The Minnesota governor then knocked his vice presidential rival, arguing that Vance shares Trump’s “dangerous and backward agenda for this country.” 


“Like all regular people I grew up with in the heartland, JD studied at Yale, had his career funded by Silicon Valley billionaires, and then wrote a bestseller trashing that community. Come on! That’s not what middle America is,” Walz said, adding that he “can’t wait to debate the guy.” 

Walz emerged from a competitive “veepstakes” to join Harris on her newly formed presidential ticket, just two weeks after President Biden made the historic move to exit the 2024 race. 
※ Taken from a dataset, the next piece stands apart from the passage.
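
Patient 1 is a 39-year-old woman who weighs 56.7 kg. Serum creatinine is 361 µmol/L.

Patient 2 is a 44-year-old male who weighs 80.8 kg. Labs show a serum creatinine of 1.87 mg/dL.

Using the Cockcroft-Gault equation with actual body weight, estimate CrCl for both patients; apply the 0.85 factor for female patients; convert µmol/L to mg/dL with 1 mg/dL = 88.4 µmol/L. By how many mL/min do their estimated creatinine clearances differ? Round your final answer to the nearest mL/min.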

Pennsylvania Gov. Josh Shapiro (D), who kicked off the rally in Philadelphia on Tuesday night with effusive praise for both candidates, and Arizona Sen. Mark Kelly (D) were also seen as top contenders.

Walz saw his political star rise rapidly over the past week as clips of him branding Republicans “weird” caught fire online, prompting other top Democrats to use the label in place of their typical framing of Trump as an existential threat to democracy.

Harris officially secured the Democratic nomination Tuesday, and the Harris-Walz campaign is positioned to go up against the Trump-Vance ticket this fall.